House-builder Cairn Homes is set to close this week with an extra €200m in finance, as it builds a war chest for land acquisitions, potentially including Ulster Bank’s prized Project Clear.
Together with around €330m of cash reserves already in place, the latest deals will give the housebuilder potential spending power in excess of half a billion euro to fund land acquisitions and construction.
Last night London Stock Exchange-listed Cairn Homes announced it is looking to raise around €47m from existing shareholders in the Irish house-builder’s second major equity raise this year.
The cash is in addition to €150m secured in a new lending agreement with AIB that was announced earlier yesterday. Stockbrokers Goodbody and Credit Suisse are acting as joint bookrunners on the equity raising, which is being done through a rapid process known as an accelerated bookbuild. The proposal is to issue over 46.9m new €1 share to existing and new institutional investors.
The new stock is equal to around 9.99pc of Cairn’s existing shares and will trade as early as December 4. The deal, which is not open to retail investors, does not require formal shareholder approval, which helps speed up the process. The money, along with the new senior debt from AIB, is being raised by Cairn to buy development sites, that could include 1,850 acres of prime development land that has been put on the market by Ulster Bank, and dubbed Project Clear. The four-year AIB loan facility is secured against a corporate level debenture.
Cairn Homes said it is in the “final stages” of bidding on Project Clear which could sell for around €450m. Rivals for what is seen as the plum portfolio include builder Michael O’Flynn. In its latest stock market update, issued after trading closed yesterday, Cairn Homes said it has a further pipeline comprising around 2,000 plots which are predominantly located in the greater Dublin region but include Cork, Galway and other urban centres.

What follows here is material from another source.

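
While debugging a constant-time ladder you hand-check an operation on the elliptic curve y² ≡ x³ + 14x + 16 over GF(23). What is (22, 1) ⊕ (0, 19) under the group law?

(3, 19)

(22, 1) + (0, 19). λ = (19 - 1)/(0 - 22) ≡ 18/1 mod 23. 1⁻¹ ≡ 1 (mod 23), so λ ≡ 18.
  x = λ² - 22 - 0 = 324 - 22 ≡ 3; y = λ·(22 - 3) - 1 ≡ 19. → (3, 19)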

Cairn Homes raised €400m for investment at its stock market debut in June this year – raising gross initial public offering proceeds of €440m. Since then, €130m has been deployed, bringing the total number of sites acquired or contracted to be acquired to nine, with a Net Development Value (NDV) of €568.9m, Cairn Homes said last night. The company launched its first residential development at Parkside, Malahide Road, Dublin, inset, where it has gone “sale agreed” on 40 homes at an average price of €342,000, Cairn said. It is scheduled to launch sales at a second site at Albany, in South Dublin, early next year.
“The company is continuing to see significant investment opportunities and this placing is intended to raise the funds necessary to capitalise on these opportunities and deliver attractive returns for shareholders,” Cairn Homes said in a statement issued following last night’s market announcement.
“The company believes that there is a significant opportunity to capitalise on the recovery of the Irish residential property market by establishing itself over the medium term as a leading Irish house-builder, constructing high-quality new homes with an emphasis on innovation, design and customer service,” it said. In October, Cairn Homes said it expects to have sold 1,000 homes by the end of this decade, as it seeks to meet the housing need in Dublin and elsewhere.
In an interim management statement covering its business since the end of June, the house-builder said it was on track to start work at five more housing schemes by the middle of next year. Cairn listed on the London Stock Exchange in June. The shares began trading at €1.05 each. The shares closed yesterday at €1.13 each. Cairn Homes was set up last year by chief executive Michael Stanley and Alan McIntosh. Mr Stanley is a former chief executive of Stanley Holdings, while serial investor Mr McIntosh was involved in Punch Taverns and other companies.
Former KBC Bank Ireland chief executive John Reynolds is the chairman.